# Funniest thing happened while browsing the net tonight...



## KodiakZach (Mar 16, 2005)

Funny thing. I was checking out the web site for the Jacksonville Beach Pier and I am scrolling through their photo album of fish and I clicked on the link for AngelFish/Spadefish and there's a pictures of yours truly on "SUNGLOW PIER" in Daytona holding a HUGE Spadefish.


----------



## uncdub13 (Aug 9, 2003)

haha, that's pretty funny


----------



## bcssux (May 23, 2005)

makes you wonder whos cheatin who, whos bein true, and who dont even care anymore.....ALAN JACKSON


----------



## Otter (Jun 18, 2004)

*that's hilarious*

You know what would be funny- let's all send pictures of us holding fish that don't belong in Jax on any other pier in the country and see if they post it....ya know- somebody holding a cow striper on Metapeake Pier or something like that.


----------



## rhorm (Mar 25, 2005)

Says it was uploaded by [email protected] 
looks suspicious to me. I wouldn't be so quick to blame the pier for false advertising or whatever. They have a report abuse link on the site. Anyway I could imagine that would be crazy to see yourself on a pier's website that you have never been to. lol


----------



## Railroader (Apr 13, 2005)

I know the guy who runs the JaxPier website, and he's a standup fellow....

He's also a member here at P&S. I'll shoot him a message referencing this post and we'll see what he has to say.

I'll almost guarantee that he didn't have anything to do with it.

Some of the pics that are on that site are uploaded by anyone who wants to...

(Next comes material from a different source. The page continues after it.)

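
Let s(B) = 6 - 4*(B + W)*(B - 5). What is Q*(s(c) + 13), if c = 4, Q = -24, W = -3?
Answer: -552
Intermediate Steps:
s(B) = 6 - 4*(-5 + B)*(-3 + B) (s(B) = 6 - 4*(B - 3)*(B - 5) = 6 - 4*(-3 + B)*(-5 + B) = 6 - 4*(-5 + B)*(-3 + B))
Q*(s(c) + 13) = -24*((-54 - 4*4² + 32*4) + 13) = -24*((-54 - 4*16 + 128) + 13) = -24*((-54 - 64 + 128) + 13) = -24*(10 + 13) = -24*23 = -552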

I'm guessin that [email protected] is just that.....a hack.

I have seen with my own eyes, nice spades like yours caught from JaxPier...even caught a few myself.

At any rate, Joe will be interested!


----------



## KodiakZach (Mar 16, 2005)

Not accusing anyone, just thought it was funny


----------



## emanuel (Apr 2, 2002)

Now if we can just doctor up a photo of say me holding up maybe a king mack in the middle of Lake Okeechobee while surrounded by a couple Penthouse girls....yeah, you get the idea.


----------



## Big Bill (Dec 31, 2004)

*Hey KZ*

you are famous, you should be charging usage rights for your mug....haha.....


----------



## Joe Dionne (Mar 4, 2005)

Well Kodiak Zack,
I understand your desire to be known throughout the Pier Fishing World by uploading your Fish Photo on *My* Photo Album and that is all fine and well because it is available for all to upload and as I periodically review the site and see this photos then I feed them to the OSPREYS who patrol around the t-end of the Jax Pier quite frequently looking for live bait fish.

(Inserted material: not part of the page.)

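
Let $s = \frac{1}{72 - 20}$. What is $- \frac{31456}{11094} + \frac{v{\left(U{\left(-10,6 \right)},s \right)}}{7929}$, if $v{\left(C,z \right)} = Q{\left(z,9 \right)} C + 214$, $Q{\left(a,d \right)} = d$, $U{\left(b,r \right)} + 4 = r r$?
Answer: $- \frac{40640906}{14660721} \approx -2.7721$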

Although you posted your mug on my site you also just accomplished promoting *my* website on one of the most Influential Websites in the Pier and Surf Fishing World and that being 
* PierandSurf.com*

P.S. Kodiak, Send me a bill and I will also feed it to the Ospreys.
Have a Nice Day.
To the Owners and Moderators of Pier and Surf I apologize for any inconvenience if any this Kodiak fella has created.

Take Care,
Joe Dionne
JacksonvilleBeachPier.com
Website Owner & Forum Administrator


----------



## Otter (Jun 18, 2004)

*????*

Easy there tough guy, Zach's point was that he _didn't _post that picture, he just found it there.


----------



## KodiakZach (Mar 16, 2005)

Joe,

Let me tell you. You are in the wrong forum to be starting sh|t with me kid. Railroader, reign your buddy in before I have to make a trip to Jax.


----------



## Joe Dionne (Mar 4, 2005)

ZACH,
I will reply to your latest post just one time out of respect for P&S and all they contribute to the The Art of Pier Fishing as we all try and work together to create a fun atmosphere.

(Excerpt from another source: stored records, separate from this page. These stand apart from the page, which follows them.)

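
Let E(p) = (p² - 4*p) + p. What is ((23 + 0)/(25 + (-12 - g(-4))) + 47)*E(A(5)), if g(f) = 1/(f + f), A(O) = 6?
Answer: 30714/35 ≈ 877.54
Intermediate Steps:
g(f) = 1/(2*f)
E(p) = p² - 3*p
((23 + 0)/(25 + (-12 - g(-4))) + 47)*E(A(5)) = ((23 + 0)/(25 + (-12 - 1/(2*(-4)))) + 47)*(6*(-3 + 6)) = (23/(25 + (-12 - (-1)/(2*4))) + 47)*(6*3) = (23/(25 + (-12 - 1*(-⅛))) + 47)*18 = (23/(25 + (-12 + ⅛)) + 47)*18 = (23/(25 - 95/8) + 47)*18 = (23/(105/8) + 47)*18 = (23*(8/105) + 47)*18 = (184/105 + 47)*18 = (5119/105)*18 = 30714/35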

I HOPE YOU AND YOUR PRETTY FISHY THAT YOU SEEM TO BE MAKIN' OUT WITH HAVE A HAPPY LIFE TOGETHER AND MAKE BUNCHES OF LITTLE FISHYS TOGETHER.

P.S.
I am still comtemplating on your remark being a threat or not but I would seriously advise against it as gasoline is fairly expensive and with you being in the Sales field we are not buying anything up here.

C/ya
Joe


----------



## Railroader (Apr 13, 2005)

KodiakZach said:


> Railroader, reign your buddy in before I have to make a trip to Jax.


I've stuck my nose as far as it will go in this one.......

My suggestion to you KZ, is to MAKE THE TRIP to Jax and meet me and some of the guys on the JaxPier Thursday morning bright and early.....The KINGS and TARPON are in 'da house.... 

Gonna bust loose any day now!

Then we'll ALL post some pics....


----------



## emanuel (Apr 2, 2002)

Ease up, everybody... and this thread is locked. As for you Joe, I wouldn't be one to talk, considering we're talking about a pier that doesn't allow people to kingfish using a silly rule against rodholders.


----------